At last, there is the Hollywood equivalent of white smoke in the Vatican. After nearly five months, the writers’ strike has at last — tentatively — been resolved, as the Writers’ Guild of America have agreed to terms with the studios, as represented by the Alliance of Motion Picture and Television Producers (AMPTP).
The terms have not yet been publicly disclosed, but are said to be surprisingly generous, and favor the writers. It has been suggested that their major demands have all been met, including improved residual payments on streaming services, an increased number of writers employed on shows and, most importantly for many both financially and artistically, a curb on the way in which AI might be used to generate scripts and screenplays.

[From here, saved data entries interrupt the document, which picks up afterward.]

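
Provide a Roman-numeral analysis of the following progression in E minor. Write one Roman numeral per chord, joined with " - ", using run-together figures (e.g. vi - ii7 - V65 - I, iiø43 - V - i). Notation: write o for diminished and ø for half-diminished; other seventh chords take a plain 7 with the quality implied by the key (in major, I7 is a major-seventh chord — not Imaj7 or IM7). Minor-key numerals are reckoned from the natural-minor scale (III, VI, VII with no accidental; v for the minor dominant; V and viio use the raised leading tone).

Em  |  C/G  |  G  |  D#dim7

i - VI64 - III - viio7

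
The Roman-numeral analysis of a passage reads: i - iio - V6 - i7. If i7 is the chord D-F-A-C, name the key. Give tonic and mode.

D minor

i7 is given as D-F-A-C — a minor seventh chord with root D.
If D is scale degree 1 and the mode makes that degree carry a minor seventh chord, the tonic is D and the mode is minor.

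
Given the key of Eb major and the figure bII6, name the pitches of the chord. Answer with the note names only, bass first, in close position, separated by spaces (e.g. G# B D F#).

Ab Cb Fb

bII6 is the Neapolitan sixth — a major triad on the lowered second degree, here in its customary first inversion. In Eb major that root is Fb.
So the chord is Fb-Ab-Cb.
With the 6 figure the chord is in first inversion; from the bass Ab upward in close position it reads Ab-Cb-Fb.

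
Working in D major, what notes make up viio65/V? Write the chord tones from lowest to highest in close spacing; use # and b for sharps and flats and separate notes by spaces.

B D F G#

viio65/V is a secondary leading-tone chord. The target V is A in D major; the applied chord is rooted a semitone below, on G#.
Building a fully diminished seventh chord on G# gives G#-B-D-F.
With the 65 figure the chord is in first inversion; from the bass B upward in close position it reads B-D-F-G#.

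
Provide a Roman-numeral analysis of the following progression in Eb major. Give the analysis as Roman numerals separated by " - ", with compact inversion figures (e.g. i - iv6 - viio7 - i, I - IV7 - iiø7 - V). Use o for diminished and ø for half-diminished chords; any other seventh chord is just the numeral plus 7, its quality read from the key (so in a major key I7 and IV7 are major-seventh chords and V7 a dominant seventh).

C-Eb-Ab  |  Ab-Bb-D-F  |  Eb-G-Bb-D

IV6 - V42 - I7

C-Eb-Ab: root Ab is the subdominant; major triad there is IV6.
Ab-Bb-D-F has root Bb, degree 5 in Eb major, so V42.
Eb-G-Bb-D has root Eb, degree 1 in Eb major, so I7.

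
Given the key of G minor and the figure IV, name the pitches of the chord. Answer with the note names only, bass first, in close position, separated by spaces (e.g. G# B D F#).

Scale degree 4 in G minor is C; here the chord built on it is altered to a major triad. IV is the major subdominant, borrowed from the parallel major.
So the chord is C-E-G, a major triad.

C E G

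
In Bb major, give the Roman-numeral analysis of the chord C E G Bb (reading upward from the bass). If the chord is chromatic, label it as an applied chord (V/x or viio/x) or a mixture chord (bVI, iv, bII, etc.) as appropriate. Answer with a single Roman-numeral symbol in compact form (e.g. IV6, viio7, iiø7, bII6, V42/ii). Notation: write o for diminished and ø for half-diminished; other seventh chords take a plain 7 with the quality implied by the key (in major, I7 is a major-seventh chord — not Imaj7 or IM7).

V7/V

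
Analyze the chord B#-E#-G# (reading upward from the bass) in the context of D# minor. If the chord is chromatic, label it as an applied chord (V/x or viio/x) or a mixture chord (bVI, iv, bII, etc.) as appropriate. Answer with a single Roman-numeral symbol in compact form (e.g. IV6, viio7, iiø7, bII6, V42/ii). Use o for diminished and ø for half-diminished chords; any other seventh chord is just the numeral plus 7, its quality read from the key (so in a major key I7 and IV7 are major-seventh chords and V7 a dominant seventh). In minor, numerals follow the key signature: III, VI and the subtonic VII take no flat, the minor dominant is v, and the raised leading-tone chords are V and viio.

Stacked in thirds the chord is E#-G#-B#: a minor triad on E#.
E# is the second degree of D# minor. This is the minor supertonic, borrowed from the parallel major (the Dorian ii).
With B# in the bass the chord is in second inversion, so the figured bass is 64.

ii64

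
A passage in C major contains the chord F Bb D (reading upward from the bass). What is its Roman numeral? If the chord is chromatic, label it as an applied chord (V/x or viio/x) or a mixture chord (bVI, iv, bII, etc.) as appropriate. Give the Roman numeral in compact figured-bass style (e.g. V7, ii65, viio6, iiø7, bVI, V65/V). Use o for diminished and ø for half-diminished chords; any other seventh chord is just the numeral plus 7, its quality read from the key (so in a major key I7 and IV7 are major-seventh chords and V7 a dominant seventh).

Stacked in thirds the chord is Bb-D-F: a major triad on Bb.
Bb is the lowered seventh degree of C major (diatonic 7 would be B). This is a major triad on the lowered seventh degree (the subtonic), borrowed from the parallel minor.
With F in the bass the chord is in second inversion, so the figured bass is 64.

bVII64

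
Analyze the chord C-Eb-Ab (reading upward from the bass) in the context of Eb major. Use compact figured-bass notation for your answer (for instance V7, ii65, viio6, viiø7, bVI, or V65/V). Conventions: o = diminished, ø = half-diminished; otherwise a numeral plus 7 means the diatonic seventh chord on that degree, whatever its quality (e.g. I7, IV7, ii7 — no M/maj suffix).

The pitches Ab-C-Eb form a major triad rooted on Ab.
In Eb major, Ab is the subdominant; the diatonic major triad there is IV.
With C in the bass the chord is in first inversion, so the figured bass is 6.

IV6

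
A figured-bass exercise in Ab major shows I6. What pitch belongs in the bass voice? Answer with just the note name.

C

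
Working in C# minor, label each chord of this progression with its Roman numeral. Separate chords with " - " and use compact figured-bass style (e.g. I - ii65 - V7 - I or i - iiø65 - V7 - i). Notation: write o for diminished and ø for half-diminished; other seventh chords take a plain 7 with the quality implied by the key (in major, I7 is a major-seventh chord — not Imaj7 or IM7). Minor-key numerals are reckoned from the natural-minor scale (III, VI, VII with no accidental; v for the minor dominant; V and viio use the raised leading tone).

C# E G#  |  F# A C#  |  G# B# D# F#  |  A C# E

i - iv - V7 - VI

C#-E-G#: root C# is the tonic; minor triad there is i.
F#-A-C# has root F#, degree 4 in C# minor, so iv.
G#-B#-D#-F#: dominant seventh chord on G# = scale degree 5 → V7.
A-C#-E: major triad on A = scale degree 6 → VI.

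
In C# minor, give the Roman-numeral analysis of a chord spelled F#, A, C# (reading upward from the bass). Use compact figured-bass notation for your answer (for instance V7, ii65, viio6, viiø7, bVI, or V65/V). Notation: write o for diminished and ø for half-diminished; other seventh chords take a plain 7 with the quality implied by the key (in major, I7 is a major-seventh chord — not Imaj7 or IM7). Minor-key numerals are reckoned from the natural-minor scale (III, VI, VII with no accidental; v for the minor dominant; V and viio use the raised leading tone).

The pitches F#-A-C# form a minor triad rooted on F#.
F# is scale degree 4 in C# minor, and a minor triad on that degree is written iv.

iv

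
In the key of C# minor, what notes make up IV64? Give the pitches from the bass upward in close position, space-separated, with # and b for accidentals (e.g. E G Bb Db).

C# F# A#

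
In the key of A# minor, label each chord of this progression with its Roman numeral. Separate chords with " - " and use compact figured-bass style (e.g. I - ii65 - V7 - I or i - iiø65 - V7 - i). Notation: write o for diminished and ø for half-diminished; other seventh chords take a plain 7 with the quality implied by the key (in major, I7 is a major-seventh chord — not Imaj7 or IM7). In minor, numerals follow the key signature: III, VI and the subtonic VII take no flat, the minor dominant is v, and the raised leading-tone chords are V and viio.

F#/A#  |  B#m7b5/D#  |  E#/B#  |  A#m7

VI6 - iiø65 - V64 - i7

F#/A#: major triad on F# = scale degree 6 → VI6.
B#m7b5/D#: root B# is the supertonic; half-diminished seventh chord there is iiø65.
E#/B# has root E#, degree 5 in A# minor, so V64.
A#m7: minor seventh chord on A# = scale degree 1 → i7.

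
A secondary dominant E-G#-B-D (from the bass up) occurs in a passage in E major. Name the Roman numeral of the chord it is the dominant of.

IV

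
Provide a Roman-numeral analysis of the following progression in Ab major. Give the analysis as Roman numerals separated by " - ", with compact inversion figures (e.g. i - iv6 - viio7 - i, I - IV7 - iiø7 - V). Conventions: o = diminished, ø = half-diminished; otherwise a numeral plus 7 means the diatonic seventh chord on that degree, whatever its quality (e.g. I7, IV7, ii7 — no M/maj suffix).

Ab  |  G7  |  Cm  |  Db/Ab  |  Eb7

I - V7/iii - iii - IV64 - V7

Ab has root Ab, degree 1 in Ab major, so I.
G7 is the secondary dominant of iii (dominant seventh chord on G): V7/iii.
Cm: root C is the mediant; minor triad there is iii.
Db/Ab: root Db is the subdominant; major triad there is IV64.
Eb7: root Eb is the dominant; dominant seventh chord there is V7.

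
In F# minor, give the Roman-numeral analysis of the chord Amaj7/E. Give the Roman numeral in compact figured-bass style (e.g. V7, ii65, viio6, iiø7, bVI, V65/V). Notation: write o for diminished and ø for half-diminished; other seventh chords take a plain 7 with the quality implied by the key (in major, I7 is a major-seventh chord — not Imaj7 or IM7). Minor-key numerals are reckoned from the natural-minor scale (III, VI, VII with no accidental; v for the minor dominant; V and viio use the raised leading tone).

Stacked in thirds the chord is A-C#-E-G#: a major seventh chord on A.
A is scale degree 3 in F# minor, and a major seventh chord on that degree is written III7.
With E in the bass the chord is in second inversion, so the figured bass is 43.

III43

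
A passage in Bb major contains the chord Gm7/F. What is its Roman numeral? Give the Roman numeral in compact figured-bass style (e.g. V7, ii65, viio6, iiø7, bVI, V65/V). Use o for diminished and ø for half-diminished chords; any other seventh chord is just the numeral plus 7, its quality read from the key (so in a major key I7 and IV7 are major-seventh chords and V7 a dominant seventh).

Stacked in thirds the chord is G-Bb-D-F: a minor seventh chord on G.
In Bb major, G is the submediant; the diatonic minor seventh chord there is vi7.
With F in the bass the chord is in third inversion, so the figured bass is 42.

vi42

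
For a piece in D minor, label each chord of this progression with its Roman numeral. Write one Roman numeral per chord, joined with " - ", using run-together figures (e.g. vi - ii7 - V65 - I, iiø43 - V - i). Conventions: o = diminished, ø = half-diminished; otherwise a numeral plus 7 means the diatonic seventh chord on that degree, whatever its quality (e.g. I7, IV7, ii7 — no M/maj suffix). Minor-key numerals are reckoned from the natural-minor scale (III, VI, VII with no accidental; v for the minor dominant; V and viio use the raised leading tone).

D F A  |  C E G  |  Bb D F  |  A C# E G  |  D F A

i - VII - VI - V7 - i

D-F-A has root D, degree 1 in D minor, so i.
C-E-G: major triad on C = scale degree 7 → VII.
Bb-D-F has root Bb, degree 6 in D minor, so VI.
A-C#-E-G: dominant seventh chord on A = scale degree 5 → V7.
D-F-A: root D is the tonic; minor triad there is i.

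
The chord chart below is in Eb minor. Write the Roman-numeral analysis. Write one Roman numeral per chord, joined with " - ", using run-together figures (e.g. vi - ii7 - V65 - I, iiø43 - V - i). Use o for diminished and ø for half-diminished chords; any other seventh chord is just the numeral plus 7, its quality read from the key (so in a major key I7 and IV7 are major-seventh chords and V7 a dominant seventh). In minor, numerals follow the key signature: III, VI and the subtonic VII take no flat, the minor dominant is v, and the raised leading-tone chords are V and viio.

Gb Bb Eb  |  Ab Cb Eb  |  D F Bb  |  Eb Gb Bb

i6 - iv - V6 - i

Gb-Bb-Eb has root Eb, degree 1 in Eb minor, so i6.
Ab-Cb-Eb has root Ab, degree 4 in Eb minor, so iv.
D-F-Bb: root Bb is the dominant; major triad there is V6.
Eb-Gb-Bb: minor triad on Eb = scale degree 1 → i.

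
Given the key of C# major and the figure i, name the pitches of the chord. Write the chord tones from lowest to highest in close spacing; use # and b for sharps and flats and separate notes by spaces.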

The cynical might argue, after having watched the likes of The Flash, that a computer program could scarcely do a worse job than a human writer.
At first glance, this suggests that business as usual can resume. While the agreement still needs to be ratified by the various branches of the WGA, once a deal is reached, then writers will be able to get back to work, and the most obvious result of this will be that such popular shows as Saturday Night Live, which would be nothing without its writers, will be able to recommence broadcasting in the next few weeks, albeit with a more limited range of guest stars and hosts than they might have previously been able to draw upon. And, looking to the long term, studios will once again be able to develop projects that have been in the deep freeze for the past 146 days: the big-name likes of Christopher Nolan, who announced that they would not be working on any screenplays during the WGA strike, will now be able to begin writing once more.
There is, though, one apparently insurmountable problem that the industry still faces, and that is the actors’ strike, which began two months ago and shows no immediate signs of being resolved. Although many of the issues at its heart are the same, such as a demand for increased residuals and a concern about AI representation, the crucial difference is that without actors — or “cattle” as Alfred Hitchcock contemptuously described them — the entire film and television industry grinds to a close. Whether it’s the postponed release of such eagerly awaited films as Dune 2, or a simple inability to continue production on what should have been next year’s blockbusters, including Gladiator 2, Wicked and the final Mission: Impossible picture, there is the undeniable issue that, before long, there will be no new films left to release.
Nor will the situation be alleviated when the actors’ strike is resolved, whatever terms are agreed with the studios. While most major stars remain committed to the projects that they were filming before the strike, beneath-the-line contributors, ranging from visual effects technicians to editors and composers, will find themselves torn between projects that they have signed up to. This will mean that either the release of high-profile films is delayed for months, even years — 2025 will be busy — or the post-production period will be so rushed and shoddy that the results will be laughably bad. If you thought that the CGI in the latest Ant-Man film, to name a notable offender, was sub-par, then you ain’t seen nothing yet.
The arrangement that the WGA has come to with the studios is broadly welcome, not least because it seems as if David has, for once, overcome Goliath. It is hard, also, for anyone not to be on their side when it comes to livelihoods being threatened by the unstoppable rise of technology. But for anyone who loves cinema, and is fearful that the industry is threatened by a gradual slide into obsolescence and irrelevance, this is a warning that this matter is a very long way away from being resolved.